Whether you’re working or still in college, it can be difficult to explore a variety of career paths. Not everyone has the time or opportunity to shadow an employee or intern for a summer at their dream company. Informational interviews allow you to learn more about a potential career and what others have experienced in the field.

Throughout the informational interview, usually lasting about 30 minutes to an hour, job seekers or college students can ask questions about someone’s career or experience at a company they are interested in, and seek their advice on how to best navigate the recruiting process. Informational interviews provide an opportunity to build your network, and may potentially lead to an internship or a full time job offer in the future. 

This past year, I conducted around 10 informational interviews with alums of my college to learn more about their careers in Marketing. I really enjoyed hearing their individual stories and experiences, and greatly appreciated all of the thoughtful advice I received. The most difficult, but also most important, part of an informational interview can be the preparation. Showing up prepared demonstrates your organization and commitment to use your interviewee’s time wisely. Below are the steps I’ve followed over and over to continually be prepared for any informational interview. 

Step 1: Identify friends, family, or alums of your university who currently work or have experience in these industries

Take a look on LinkedIn and search for connections you have within the industry you are interested in exploring. Search for companies that you’d love to have a job at one day, and connect with one of their employees. Additionally, speak with your career services office and see what alumni work in this industry. They usually can provide you with an email address, which can help increase the likelihood of someone responding to your message. 

If you’re still in college, ask professors in your major to see if any of their past students now work in the industry you’re interested in. Make a list of four or five contacts that you want to request an informational interview with. 

Step 2: Reach out via email or Linkedin

Write a brief message to your contact sharing a little about yourself, your career interests, and why you are interested in connecting with them. This information will help them know if they are able to give you advice based on their past career experience. 

Some things to include:

  • A snippet about your major, college, work experience, and career interests
  • Why you are interested in speaking with them & how you are connected with them
  • A request for a short, informational interview

Your message could look something like this:

Hi [Interviewee’s Name],

I’m a [title] for [company] (or I am a [Class Year] at _______ College/University studying [Area of Study]), and am interested in pursuing a career in (insert industry). Through (insert how you found their information/how you know of them), I found that you work with [Company Name]. I would love to have a brief conversation with you to learn about your experience with [Company Name] and your career plans after you graduated from _______ College/University. Would you be willing to schedule an informational phone call with me? 

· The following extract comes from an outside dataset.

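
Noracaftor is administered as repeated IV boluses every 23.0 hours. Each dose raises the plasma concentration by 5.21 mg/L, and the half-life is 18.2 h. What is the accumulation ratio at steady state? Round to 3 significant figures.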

Thank you very much for considering my request and I look forward to hearing back from you.

Best Regards,

[Your Name]

Also read: 5 LinkedIn Updates To Make Before You Apply for the Job

Step 3: Formulate a list of questions

Hopefully they’ve accepted your request and you’ve set up a time to chat. Before hopping on the phone, formulate a list of questions that you want to ask during the interview. Having questions prepared demonstrate to your interviewee that you are taking the conversation seriously and took the time to create thoughtful questions. 

It may be helpful to email your questions to the interviewee beforehand so they can think about their responses. Below are some suggestions, but make sure to cater them to your particular interests and potential career. 

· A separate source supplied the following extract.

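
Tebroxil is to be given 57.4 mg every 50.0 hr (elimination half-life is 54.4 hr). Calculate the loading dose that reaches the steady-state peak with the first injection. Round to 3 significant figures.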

  • What does your work look like on a day to day basis?
  • What opportunities are there for growth? 
  • What are your main responsibilities? 
  • How did you navigate your career path post-grad?
  • How did you decide to pursue a career in _____?
  • What skills are important to develop for this career while in college?

Step 4: Create a 30-second elevator pitch

Even though you initiated the informational interview, the person you are connecting with will most likely want to learn about your studies, past experiences, interests, and skills. Prepare a short summary of relevant details to share with your contact in the interview. For example, you may share your past internship experience, or talk about a recent organization you joined on campus.

Step 5: Stay in touch post-interview

After you’ve finished your interview, make sure to thank whoever you interviewed for their time and keep them updated on how their advice has assisted you throughout your internship or job search. Lastly, connect with them on Linkedin if you’re not already.

Also read: How to Write a Thank You or Follow Up Email After an Interview 

Conducting an informational interview is a great way to explore potential careers, practice your networking skills, and expand your professional connections. Reaching out for an informational interview can be daunting, but knowing you’re prepared will ensure that the conversation goes smoothly. Keep us updated on how your next informational interview goes!